News

From courtroom to classroom: new horizons



23 August 2012

Governor General Quentin Bryce has consistently reminded young Australian women of the words of wisdom: "you can have it all, but not all at the same time."

Now one former lawyer is living proof of this advice, trading the courtroom for the classroom in her pursuit of a more balanced life.

Current Master of Teaching (Primary) student, Sandra Gosnell, began her career on a completely different trajectory.

Having completed a Bachelor of Commerce (Marketing) and Law at the University of New South Wales, Sandra worked as an intellectual property lawyer at a large Sydney firm for seven years.

But the birth of her first child in 2007 gave Sandra the chance to step back from this demanding role, allowing space to reconsider her career options and discover her true calling.

"During that time I was able to reflect on my interests, strengths and priorities and I realised that I was better suited to a career in teaching," she said.

"Deciding to pursue a second career path was a big step for me and I wanted to study in an environment which was inspirational, with classes taught by knowledgeable and reputable teacher educators. The Faculty of Education and Social Work at the University of Sydney is such a place."

As more women delay motherhood and attempt to climb the career ladder, for the first time in recorded history statistics have shown Australian women are having, on average, fewer than two children.

In the face of such figures, Gosnell believes that women must ultimately take the time to choose a career they're passionate about, and measure their expectations.

"I think it's incredibly important to reassess your career to confirm you are truly satisfied with your chosen profession," she said.
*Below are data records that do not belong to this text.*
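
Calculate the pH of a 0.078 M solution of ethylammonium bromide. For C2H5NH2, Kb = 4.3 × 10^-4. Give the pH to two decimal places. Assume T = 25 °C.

C2H5NH3+ is the conjugate acid of the weak base C2H5NH2.
Ka = Kw/Kb = 1.0×10^-14 / 4.3 × 10^-4 = 2.33 × 10^-11
Ka = [H+]²/(0.078 − [H+]) = 2.33 × 10^-11
Neglecting [H+] in the denominator: [H+] = √(2.33 × 10^-11 × 0.078) = 1.35 × 10^-6 M
pH = −log[H+] = −log(1.35 × 10^-6) = 5.87

pH = 5.87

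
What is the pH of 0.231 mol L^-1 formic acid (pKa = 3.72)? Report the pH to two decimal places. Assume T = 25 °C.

pH = 2.18

HCOOH ⇌ HCOO- + H+
Ka = 10^(−3.72) = 1.91 × 10^-4
Ka = [H+]²/(0.231 − [H+]) = 1.91 × 10^-4
Assume [H+] ≪ 0.231: [H+] ≈ √(1.91 × 10^-4 × 0.231) = 6.64 × 10^-3 M
([H+]/C₀ = 2.9% < 5%, so the approximation holds.)
pH = −log(6.64 × 10^-3) = 2.18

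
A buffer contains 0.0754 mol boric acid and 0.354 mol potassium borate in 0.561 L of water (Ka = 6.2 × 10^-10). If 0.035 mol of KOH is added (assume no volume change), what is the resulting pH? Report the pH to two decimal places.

pH = 10.19

OH- converts B(OH)3 to B(OH)4-: B(OH)3 → 0.0404 mol, B(OH)4- → 0.389 mol.
pKa = −log(6.2 × 10^-10) = 9.208
pH = pKa + log([A⁻]/[HA]) = 9.208 + log(0.389/0.0404) = 9.208 +0.984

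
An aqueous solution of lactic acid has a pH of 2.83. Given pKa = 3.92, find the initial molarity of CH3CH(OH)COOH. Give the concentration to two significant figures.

[H+] = 10^(-2.83) = 1.48 × 10^-3 M = x
Ka = 10^(−3.92) = 1.20 × 10^-4
Ka = x²/(C₀ − x) ⇒ C₀ = x + x²/Ka
C₀ = 1.48 × 10^-3 + (1.48 × 10^-3)²/(1.20 × 10^-4) = 1.97 × 10^-2 M

C₀ = 2.0 × 10^-2 M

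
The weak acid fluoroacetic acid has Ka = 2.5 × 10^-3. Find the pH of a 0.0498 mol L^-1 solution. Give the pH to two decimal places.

FCH2COOH ⇌ FCH2COO- + H+
From the ICE table, Ka = [H+]²/(0.0498 − [H+]) = 2.5 × 10^-3.
[H+] is not negligible relative to C₀; solve [H+]² + 0.0025·[H+] − 0.000124 = 0.
[H+] = [−0.0025 + √(0.0025² + 0.000498)]/2 = 9.98 × 10^-3 M
pH = −log[H+] = −log(9.98 × 10^-3) = 2.00

pH = 2.00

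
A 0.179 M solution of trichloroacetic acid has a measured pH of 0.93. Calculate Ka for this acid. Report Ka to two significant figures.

[H+] = 10^(-0.93) = 1.17 × 10^-1 M
At equilibrium [HA] = 0.179 − 1.17 × 10^-1 = 6.20 × 10^-2 M
Ka = [H+][A-]/[HA] = (1.17 × 10^-1)² / 6.20 × 10^-2 = 2.2 × 10^-1

Ka = 2.2 × 10^-1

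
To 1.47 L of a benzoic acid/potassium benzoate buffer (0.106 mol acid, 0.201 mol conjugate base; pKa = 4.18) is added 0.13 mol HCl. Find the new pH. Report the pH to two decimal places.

pH = 3.66

Added H+ converts C6H5COO- to C6H5COOH: C6H5COOH → 0.236 mol, C6H5COO- → 0.071 mol.
Henderson–Hasselbalch with mole ratio 0.071/0.236: pH = 4.18 + (-0.522)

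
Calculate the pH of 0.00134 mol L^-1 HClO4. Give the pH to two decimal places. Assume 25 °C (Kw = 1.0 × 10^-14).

pH = 2.87

HClO4 is a strong acid and dissociates completely, so [H+] = 0.00134 M.
pH = -log(0.00134) = 2.87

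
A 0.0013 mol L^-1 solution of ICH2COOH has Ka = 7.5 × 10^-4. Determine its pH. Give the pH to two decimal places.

ICH2COOH ⇌ ICH2COO- + H+
Ka = x²/(0.0013 − x) = 7.5 × 10^-4
The 5% rule fails; solving x² + Ka·x − Ka·C₀ = 0 exactly:
x = (−Ka + √(Ka² + 4·Ka·C₀))/2 = 6.81 × 10^-4 M
pH = −log(6.81 × 10^-4) = 3.17

pH = 3.17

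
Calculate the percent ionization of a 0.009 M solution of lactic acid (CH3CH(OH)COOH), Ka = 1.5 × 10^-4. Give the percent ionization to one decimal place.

12.1%

CH3CH(OH)COOH ⇌ CH3CH(OH)COO- + H+; let x = [H+] at equilibrium.
Solve x² + 0.00015x − 1.35e-06 = 0 → x = 1.09 × 10^-3 M
% ionization = x/C₀ × 100% = 1.09 × 10^-3/0.009 × 100% = 12.1%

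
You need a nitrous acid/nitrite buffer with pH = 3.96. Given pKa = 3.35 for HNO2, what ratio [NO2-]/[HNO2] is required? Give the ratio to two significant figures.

ratio = 4.1

pH = pKa + log(r) ⇒ log(r) = 3.96 − 3.35 = +0.61
r = [NO2-]/[HNO2] = 10^(+0.61) = 4.07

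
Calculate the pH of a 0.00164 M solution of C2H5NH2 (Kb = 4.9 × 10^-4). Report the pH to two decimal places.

C2H5NH2 + H2O ⇌ C2H5NH3+ + OH-
From the ICE table, Kb = [OH-]²/(0.00164 − [OH-]) = 4.9 × 10^-4.
Here C₀/Kb ≈ 3.35, so the small-[OH-] approximation fails. Use the quadratic:
[OH-] = [−0.00049 + √(0.00049² + 3.21e-06)]/2 = 6.84 × 10^-4 M
pOH = −log(6.84 × 10^-4) = 3.16; pH = 14.00 − 3.16 = 10.84

pH = 10.84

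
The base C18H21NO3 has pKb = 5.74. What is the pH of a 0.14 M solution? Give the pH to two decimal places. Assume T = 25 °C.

pH = 10.70

C18H21NO3 + H2O ⇌ C18H22NO3+ + OH-
Kb = 10^(−5.74) = 1.82 × 10^-6
Kb = x²/(0.14 − x) = 1.82 × 10^-6
Neglecting x in the denominator: x = √(1.82 × 10^-6 × 0.14) = 5.05 × 10^-4 M
pOH = −log(5.05 × 10^-4) = 3.30; pH = 14.00 − 3.30 = 10.70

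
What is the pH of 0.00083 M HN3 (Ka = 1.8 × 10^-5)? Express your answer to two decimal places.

HN3 ⇌ N3- + H+
Ka = [H+]²/(0.00083 − [H+]) = 1.8 × 10^-5
Here C₀/Ka ≈ 46.1, so the small-[H+] approximation fails. Use the quadratic:
[H+] = [−1.8e-05 + √(1.8e-05² + 5.98e-08)]/2 = 1.14 × 10^-4 M
pH = −log(1.14 × 10^-4) = 3.94

pH = 3.94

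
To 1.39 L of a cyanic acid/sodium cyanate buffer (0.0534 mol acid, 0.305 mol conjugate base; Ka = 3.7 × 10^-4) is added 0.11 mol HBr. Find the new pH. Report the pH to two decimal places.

After neutralization: n(HOCN) = 0.163 mol, n(OCN-) = 0.195 mol.
pKa = −log(3.7 × 10^-4) = 3.432
pH = pKa + log([A⁻]/[HA]) = 3.432 + log(0.195/0.163) = 3.432 +0.078

pH = 3.51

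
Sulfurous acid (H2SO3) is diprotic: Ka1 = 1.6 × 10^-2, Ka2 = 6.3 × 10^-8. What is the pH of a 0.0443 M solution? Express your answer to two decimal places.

pH = 1.70

Ka1 ≫ Ka2, so treat the first dissociation as the only significant source of H+.
Ka1 = x²/(0.0443 − x) = 1.6 × 10^-2
Solving the quadratic: x = (−Ka1 + √(Ka1² + 4·Ka1·C₀))/2 = 1.98 × 10^-2 M
pH = −log(1.98 × 10^-2) = 1.70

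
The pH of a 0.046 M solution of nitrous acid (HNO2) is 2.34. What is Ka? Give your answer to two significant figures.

[H+] = 10^(-2.34) = 4.57 × 10^-3 M
At equilibrium [HA] = 0.046 − 4.57 × 10^-3 = 4.14 × 10^-2 M
Ka = [H+][A-]/[HA] = (4.57 × 10^-3)² / 4.14 × 10^-2 = 5.0 × 10^-4

Ka = 5.0 × 10^-4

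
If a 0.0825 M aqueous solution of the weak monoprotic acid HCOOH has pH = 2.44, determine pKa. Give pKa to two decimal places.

pKa = 3.78

[H+] = 10^(-2.44) = 3.63 × 10^-3 M
At equilibrium [HA] = 0.0825 − 3.63 × 10^-3 = 7.89 × 10^-2 M
Ka = [H+][A-]/[HA] = (3.63 × 10^-3)² / 7.89 × 10^-2 = 1.67 × 10^-4
pKa = -log(1.67 × 10^-4) = 3.78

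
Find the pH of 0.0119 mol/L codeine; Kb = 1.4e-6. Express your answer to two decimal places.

pH = 10.11

C18H21NO3 + H2O ⇌ C18H22NO3+ + OH-
From the ICE table, Kb = [OH-]²/(0.0119 − [OH-]) = 1.4 × 10^-6.
Since Kb ≪ C₀, [OH-] ≈ √(Kb·C₀) = 1.29 × 10^-4 M.
Check: 1.1% ionized — well under 5%, approximation valid.
pOH = 3.89, so pH = 14.00 − pOH = 10.11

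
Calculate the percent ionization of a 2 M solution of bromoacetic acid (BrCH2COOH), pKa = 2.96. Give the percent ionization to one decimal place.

2.3%

BrCH2COOH ⇌ BrCH2COO- + H+; let x = [H+] at equilibrium.
Ka = 10^(−2.96) = 1.10 × 10^-3
x ≈ √(Ka·C₀) = √(1.10 × 10^-3 × 2) = 4.69 × 10^-2 M
% ionization = x/C₀ × 100% = 4.69 × 10^-2/2 × 100% = 2.3%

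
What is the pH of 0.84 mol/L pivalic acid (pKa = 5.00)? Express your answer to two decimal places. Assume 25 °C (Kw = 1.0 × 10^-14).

pH = 2.54

(CH3)3CCOOH ⇌ (CH3)3CCOO- + H+
Ka = 10^(−5.00) = 1.00 × 10^-5
From the ICE table, Ka = [H+]²/(0.84 − [H+]) = 1.00 × 10^-5.
Since Ka ≪ C₀, [H+] ≈ √(Ka·C₀) = 2.90 × 10^-3 M.
pH = −log[H+] = −log(2.90 × 10^-3) = 2.54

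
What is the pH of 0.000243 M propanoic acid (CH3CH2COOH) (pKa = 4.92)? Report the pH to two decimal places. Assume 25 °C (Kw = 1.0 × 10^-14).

CH3CH2COOH ⇌ CH3CH2COO- + H+
Ka = 10^(−4.92) = 1.20 × 10^-5
Let x = [H+] at equilibrium. Ka = x²/(0.000243 − x).
x is not negligible relative to C₀; solve x² + 1.2e-05·x − 2.92e-09 = 0.
x = [−1.2e-05 + √(1.2e-05² + 1.17e-08)]/2 = 4.83 × 10^-5 M
pH = −log(4.83 × 10^-5) = 4.32

pH = 4.32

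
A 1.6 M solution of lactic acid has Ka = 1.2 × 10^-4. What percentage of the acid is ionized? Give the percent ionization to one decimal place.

0.9%

CH3CH(OH)COOH ⇌ CH3CH(OH)COO- + H+; let x = [H+] at equilibrium.
x ≈ √(Ka·C₀) = √(1.2 × 10^-4 × 1.6) = 1.39 × 10^-2 M
Fraction ionized = 1.39 × 10^-2 / 1.6 = 0.0087 → 0.9%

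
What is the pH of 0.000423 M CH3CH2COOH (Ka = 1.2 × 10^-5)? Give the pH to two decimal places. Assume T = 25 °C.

CH3CH2COOH ⇌ CH3CH2COO- + H+
From the ICE table, Ka = x²/(0.000423 − x) = 1.2 × 10^-5.
The 5% rule fails; solving x² + Ka·x − Ka·C₀ = 0 exactly:
x = (−Ka + √(Ka² + 4·Ka·C₀))/2 = 6.55 × 10^-5 M
pH = −log[H+] = −log(6.55 × 10^-5) = 4.18

pH = 4.18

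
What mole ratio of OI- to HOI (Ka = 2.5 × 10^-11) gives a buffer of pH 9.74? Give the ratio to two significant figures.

pKa = -log(2.5 × 10^-11) = 10.602
pH = pKa + log(r) ⇒ log(r) = 9.74 − 10.602 = -0.862
r = [OI-]/[HOI] = 10^(-0.862) = 0.137

ratio = 0.14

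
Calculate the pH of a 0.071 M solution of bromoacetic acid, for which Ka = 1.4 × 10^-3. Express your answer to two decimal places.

pH = 2.03

BrCH2COOH ⇌ BrCH2COO- + H+
Ka = x²/(0.071 − x) = 1.4 × 10^-3
Here C₀/Ka ≈ 50.7, so the small-x approximation fails. Use the quadratic:
x = [−0.0014 + √(0.0014² + 0.000398)]/2 = 9.29 × 10^-3 M
pH = −log(9.29 × 10^-3) = 2.03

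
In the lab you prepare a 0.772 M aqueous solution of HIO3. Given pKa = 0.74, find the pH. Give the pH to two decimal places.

pH = 0.53

HIO3 ⇌ IO3- + H+
Ka = 10^(−0.74) = 1.82 × 10^-1
Ka = [H+]²/(0.772 − [H+]) = 1.82 × 10^-1
Here C₀/Ka ≈ 4.24, so the small-[H+] approximation fails. Use the quadratic:
[H+] = (−Ka + √(Ka² + 4·Ka·C₀))/2 = 2.95 × 10^-1 M
pH = −log[H+] = −log(2.95 × 10^-1) = 0.53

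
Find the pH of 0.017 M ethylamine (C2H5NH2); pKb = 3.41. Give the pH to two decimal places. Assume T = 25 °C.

pH = 11.38

C2H5NH2 + H2O ⇌ C2H5NH3+ + OH-
Kb = 10^(−3.41) = 3.89 × 10^-4
Kb = [OH-]²/(0.017 − [OH-]) = 3.89 × 10^-4
Here C₀/Kb ≈ 43.7, so the small-[OH-] approximation fails. Use the quadratic:
[OH-] = [−0.000389 + √(0.000389² + 2.65e-05)]/2 = 2.38 × 10^-3 M
pOH = −log(2.38 × 10^-3) = 2.62; pH = 14.00 − 2.62 = 11.38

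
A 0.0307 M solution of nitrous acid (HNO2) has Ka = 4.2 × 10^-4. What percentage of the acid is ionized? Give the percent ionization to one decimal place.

HNO2 ⇌ NO2- + H+; let x = [H+] at equilibrium.
Ka = x²/(C₀ − x); solving the quadratic gives x = 3.39 × 10^-3 M.
% ionization = x/C₀ × 100% = 3.39 × 10^-3/0.0307 × 100% = 11.0%

11.0%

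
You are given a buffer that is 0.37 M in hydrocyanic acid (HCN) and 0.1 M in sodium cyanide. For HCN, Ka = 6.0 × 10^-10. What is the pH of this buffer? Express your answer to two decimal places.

pKa = −log(6.0 × 10^-10) = 9.222
Henderson–Hasselbalch: pH = pKa + log([CN-]/[HCN]) = 9.222 + log(0.1/0.37)
pH = 9.222 + (-0.568) = 8.65

pH = 8.65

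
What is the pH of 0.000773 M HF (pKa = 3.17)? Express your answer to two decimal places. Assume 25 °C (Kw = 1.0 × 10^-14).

HF ⇌ F- + H+
Ka = 10^(−3.17) = 6.76 × 10^-4
From the ICE table, Ka = [H+]²/(0.000773 − [H+]) = 6.76 × 10^-4.
Here C₀/Ka ≈ 1.14, so the small-[H+] approximation fails. Use the quadratic:
[H+] = [−0.000676 + √(0.000676² + 2.09e-06)]/2 = 4.60 × 10^-4 M
pH = −log[H+] = −log(4.60 × 10^-4) = 3.34

pH = 3.34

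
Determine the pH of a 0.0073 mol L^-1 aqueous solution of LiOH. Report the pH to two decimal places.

pH = 11.86

LiOH is a strong base; [OH-] = 0.0073 M.
pOH = -log(0.0073) = 2.14
pH = 14.00 - 2.14 = 11.86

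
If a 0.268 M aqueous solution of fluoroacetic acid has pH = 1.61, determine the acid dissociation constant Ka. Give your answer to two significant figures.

[H+] = 10^(-1.61) = 2.45 × 10^-2 M
At equilibrium [HA] = 0.268 − 2.45 × 10^-2 = 2.44 × 10^-1 M
Ka = [H+][A-]/[HA] = (2.45 × 10^-2)² / 2.44 × 10^-1 = 2.5 × 10^-3

Ka = 2.5 × 10^-3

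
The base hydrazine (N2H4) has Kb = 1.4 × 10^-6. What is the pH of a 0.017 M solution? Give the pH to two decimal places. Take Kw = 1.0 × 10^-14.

pH = 10.19

N2H4 + H2O ⇌ N2H5+ + OH-
Let x = [OH-] at equilibrium. Kb = x²/(0.017 − x).
Since Kb ≪ C₀, x ≈ √(Kb·C₀) = 1.54 × 10^-4 M.
pOH = 3.81, so pH = 14.00 − pOH = 10.19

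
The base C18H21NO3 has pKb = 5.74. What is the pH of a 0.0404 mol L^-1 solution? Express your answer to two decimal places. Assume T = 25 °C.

pH = 10.43

C18H21NO3 + H2O ⇌ C18H22NO3+ + OH-
Kb = 10^(−5.74) = 1.82 × 10^-6
From the ICE table, Kb = [OH-]²/(0.0404 − [OH-]) = 1.82 × 10^-6.
Neglecting [OH-] in the denominator: [OH-] = √(1.82 × 10^-6 × 0.0404) = 2.71 × 10^-4 M
pOH = 3.57, so pH = 14.00 − pOH = 10.43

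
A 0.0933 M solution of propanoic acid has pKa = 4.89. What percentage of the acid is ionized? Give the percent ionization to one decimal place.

CH3CH2COOH ⇌ CH3CH2COO- + H+; let x = [H+] at equilibrium.
Ka = 10^(−4.89) = 1.29 × 10^-5
x ≈ √(Ka·C₀) = √(1.29 × 10^-5 × 0.0933) = 1.10 × 10^-3 M
% ionization = x/C₀ × 100% = 1.10 × 10^-3/0.0933 × 100% = 1.2%

1.2%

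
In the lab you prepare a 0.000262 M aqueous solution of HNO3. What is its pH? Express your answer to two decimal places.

pH = 3.58

HNO3 is a strong acid and dissociates completely, so [H+] = 0.000262 M.
pH = -log(0.000262) = 3.58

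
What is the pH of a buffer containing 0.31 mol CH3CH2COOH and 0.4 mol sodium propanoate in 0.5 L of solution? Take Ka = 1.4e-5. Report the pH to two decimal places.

pKa = −log(1.4 × 10^-5) = 4.854
Henderson–Hasselbalch: pH = pKa + log([CH3CH2COO-]/[CH3CH2COOH]) = 4.854 + log(0.4/0.31)
pH = 4.854 + (+0.111) = 4.96

pH = 4.96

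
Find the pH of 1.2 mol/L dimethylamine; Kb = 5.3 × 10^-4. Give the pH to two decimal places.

(CH3)2NH + H2O ⇌ (CH3)2NH2+ + OH-
From the ICE table, Kb = [OH-]²/(1.2 − [OH-]) = 5.3 × 10^-4.
Since Kb ≪ C₀, [OH-] ≈ √(Kb·C₀) = 2.52 × 10^-2 M.
Check: 2.1% ionized — well under 5%, approximation valid.
pOH = 1.60, so pH = 14.00 − pOH = 12.40

pH = 12.40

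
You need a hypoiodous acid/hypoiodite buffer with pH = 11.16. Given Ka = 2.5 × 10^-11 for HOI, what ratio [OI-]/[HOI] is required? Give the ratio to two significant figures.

pKa = -log(2.5 × 10^-11) = 10.602
pH = pKa + log(r) ⇒ log(r) = 11.16 − 10.602 = +0.558
r = [OI-]/[HOI] = 10^(+0.558) = 3.61

ratio = 3.6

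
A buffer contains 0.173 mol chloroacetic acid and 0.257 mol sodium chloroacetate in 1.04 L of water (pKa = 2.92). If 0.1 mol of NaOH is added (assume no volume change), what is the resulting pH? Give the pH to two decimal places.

OH- converts ClCH2COOH to ClCH2COO-: ClCH2COOH → 0.073 mol, ClCH2COO- → 0.357 mol.
pH = pKa + log(n_ClCH2COO-/n_ClCH2COOH) = 2.92 + log(0.357/0.073) = 2.92 + (+0.689)

pH = 3.61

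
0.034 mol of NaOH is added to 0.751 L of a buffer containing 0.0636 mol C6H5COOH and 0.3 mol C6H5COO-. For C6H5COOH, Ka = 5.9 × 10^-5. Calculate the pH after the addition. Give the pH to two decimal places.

pH = 5.28

After neutralization: n(C6H5COOH) = 0.0296 mol, n(C6H5COO-) = 0.334 mol.
pKa = −log(5.9 × 10^-5) = 4.229
Henderson–Hasselbalch with mole ratio 0.334/0.0296: pH = 4.229 + (+1.052)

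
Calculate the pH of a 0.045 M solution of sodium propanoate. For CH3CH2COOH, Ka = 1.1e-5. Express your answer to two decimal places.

pH = 8.81

CH3CH2COO- is the conjugate base of the weak acid CH3CH2COOH.
Kb = Kw/Ka = 1.0×10^-14 / 1.1 × 10^-5 = 9.09 × 10^-10
Kb = x²/(0.045 − x) = 9.09 × 10^-10
Since Kb ≪ C₀, x ≈ √(Kb·C₀) = 6.40 × 10^-6 M.
Check: 0.014% ionized — well under 5%, approximation valid.
pOH = 5.19, so pH = 14.00 − pOH = 8.81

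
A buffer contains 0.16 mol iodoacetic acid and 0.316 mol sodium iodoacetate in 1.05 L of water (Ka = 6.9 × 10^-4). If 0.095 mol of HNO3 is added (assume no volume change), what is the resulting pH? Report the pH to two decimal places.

pH = 3.10

After neutralization: n(ICH2COOH) = 0.255 mol, n(ICH2COO-) = 0.221 mol.
pKa = −log(6.9 × 10^-4) = 3.161
Henderson–Hasselbalch with mole ratio 0.221/0.255: pH = 3.161 + (-0.062)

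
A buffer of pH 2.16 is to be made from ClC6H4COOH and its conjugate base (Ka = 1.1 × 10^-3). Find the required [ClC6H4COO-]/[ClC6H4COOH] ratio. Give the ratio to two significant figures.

pKa = -log(1.1 × 10^-3) = 2.959
pH = pKa + log(r) ⇒ log(r) = 2.16 − 2.959 = -0.799
r = [ClC6H4COO-]/[ClC6H4COOH] = 10^(-0.799) = 0.159

ratio = 0.16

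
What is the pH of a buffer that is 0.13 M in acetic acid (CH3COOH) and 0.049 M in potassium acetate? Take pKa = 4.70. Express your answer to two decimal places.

pH = 4.28

Henderson–Hasselbalch: pH = pKa + log([CH3COO-]/[CH3COOH]) = 4.70 + log(0.049/0.13)
pH = 4.70 + (-0.424) = 4.28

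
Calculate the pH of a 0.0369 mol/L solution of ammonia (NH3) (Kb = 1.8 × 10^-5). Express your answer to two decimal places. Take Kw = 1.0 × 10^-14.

NH3 + H2O ⇌ NH4+ + OH-
From the ICE table, Kb = [OH-]²/(0.0369 − [OH-]) = 1.8 × 10^-5.
Assume [OH-] ≪ 0.0369: [OH-] ≈ √(1.8 × 10^-5 × 0.0369) = 8.15 × 10^-4 M
Check: 2.2% ionized — well under 5%, approximation valid.
pOH = −log(8.15 × 10^-4) = 3.09; pH = 14.00 − 3.09 = 10.91

pH = 10.91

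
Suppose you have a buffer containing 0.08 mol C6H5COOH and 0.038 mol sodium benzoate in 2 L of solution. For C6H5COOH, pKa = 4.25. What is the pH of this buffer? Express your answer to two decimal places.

pH = pKa + log([A⁻]/[HA]) = 4.25 + log(0.038/0.08)
pH = 4.25 + (-0.323) = 3.93

pH = 3.93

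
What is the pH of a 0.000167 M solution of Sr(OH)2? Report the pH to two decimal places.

Sr(OH)2 is a strong base (each formula unit releases 2 OH-); [OH-] = 0.000334 M.
pOH = -log(0.000334) = 3.48
pH = 14.00 - 3.48 = 10.52

pH = 10.52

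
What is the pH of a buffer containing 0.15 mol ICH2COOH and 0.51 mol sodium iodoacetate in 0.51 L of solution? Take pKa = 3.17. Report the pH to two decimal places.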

"We spend so much of our life working that it makes sense to actually be happy and stay motivated in what you are doing. From a personal perspective, I also want to feel as though I am truly making a difference in my job and hope to instill my love of learning in others."

An early observation visit to three local schools helped solidify for Sandra her renewed career path towards teaching.

With two placements lasting 4 weeks each, along with a nine-week internship built into the degree structure, Sandra believed her Master of Teaching (Primary) degree provides "invaluable practical experience".

"There are plenty of opportunities to develop your own teaching skills in tutorials before having to face a classroom of children," she said.

For Sandra, the prospect of leading a classroom of children is still as thrilling as fronting a law court.

"It is a demanding but exciting course, with so much to be learnt and experienced," she said. "The lecturers and tutors are truly experts in their field and are so passionate about education, constantly modelling and explaining handy teaching tips."

Through completing her Masters degree part-time, Sandra is already reaping the benefits of a better work-life balance, successfully juggling life as a mother of two young children with her study commitments.

But she's under no illusions of the unacknowledged hard work that goes into the teaching profession outside of school hours.

"I feel that there will be a better work-life balance as a teacher compared to my previous job, although I certainly do not think teaching is a 9 to 3 venture, given the incredible amount of work that goes on behind the scenes," she said.